You can install as many of the highest quality routers as you like, but you can't control the devices. The devices interfere with each other because they weren't designed for or tested in an environment with thousands in the same room (and many if not most WiFi devices have crappy hardware and/or software).


Do you have the manpower and budget to get those 100 wi-fi routers set up and tested in 1 day? Most convention locations don't allow for a huge amount of prep time.


It can be done if the people have good equipement and REALLY know what they are doing.

The trouble is that the venue hire the cheapest people to fit the system and have no clue how to run it. Since nobody knows how the good the system is before they do the show you have to trust the venue - when you find out it's crap it's too late - so there's no incentive to do a good job.

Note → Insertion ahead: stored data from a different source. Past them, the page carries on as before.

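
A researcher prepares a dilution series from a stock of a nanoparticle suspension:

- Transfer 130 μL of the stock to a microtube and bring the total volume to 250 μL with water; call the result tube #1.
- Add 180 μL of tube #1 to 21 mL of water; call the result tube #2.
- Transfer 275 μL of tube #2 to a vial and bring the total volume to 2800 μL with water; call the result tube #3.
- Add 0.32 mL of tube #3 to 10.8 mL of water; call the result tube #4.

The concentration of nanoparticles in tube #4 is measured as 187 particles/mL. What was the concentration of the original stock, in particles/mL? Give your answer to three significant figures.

Step 1: 130 μL brought to 250 μL → factor 250/130 = 1.9231
Step 2: 180 μL + 21 mL = 21180 μL total → factor 21180/180 = 117.67
Step 3: 275 μL brought to 2800 μL → factor 2800/275 = 10.182
Step 4: 0.32 mL + 10.8 mL = 11.12 mL total → factor 11.12/0.32 = 34.75
Overall dilution factor = 1.9231 × 117.67 × 10.182 × 34.75 = 80063
Stock = 187 particles/mL × 80063 = 1.50 × 10^7 particles/mL

1.50 × 10^7 particles/mL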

Ugh, that's a piece of non-news if I ever heard one. NYT: Wi-Fi Slow at Conferences.

Is there a point to this article, or are they just stating something that no one cares about?


It is most definitely not news, but going so far as to say it's something no one cares about is going a little far.


Intel wrote a whitepaper[1] on this very subject. One of the more amusingly counterintuitive findings is that you want each radio to cover not a whole lot of area. No matter how fast the backhaul is, the spectrum can only handle a couple dozen clients, which fills up fast when you've got tens of thousands of attendees.

1: http://www.intel.com/it/pdf/conference-wifi.pdf


Could work: a combination of wired connections, asking attendees to bring their own 3G dongles and providing a local cell base station for areas with poor mobile coverage.

For people with ethernet ports, you could spread a few wifi routers with wired ports, so wifi traffic is carried over to the fewer routers than to each individual client.


This isn't just a wifi problem it is a general wireless problem. Where there are large gatherings like The Daily Shows Rally to Restore Sanity for example cell service totally failed in the area around the washington mall.


You can't solve the problem by just increasing the # of routers, It's the noise and the lack of frequency in the space that causes the issue with so many nodes.


This is a serious problem for a network I am designing. With many many systems on the wireless network we are ensuring that we have better coverage with WAPs - but the real problem is because we will have more than 10,000 wifi Aeroscout tags on the network.

Both Cisco and Aeroscout have no idea what this level of activity will look like. While Aeroscout's largest client has some 30,000 tags - they are on a much larger square footage campus.

I am still trying to find the best approach to this problem, but any of the companies that make the HW are only interested in selling you more hardware - not developing a solution, as of yet.

The network is more than $15M in HW alone - so, I am sure I will bring them around.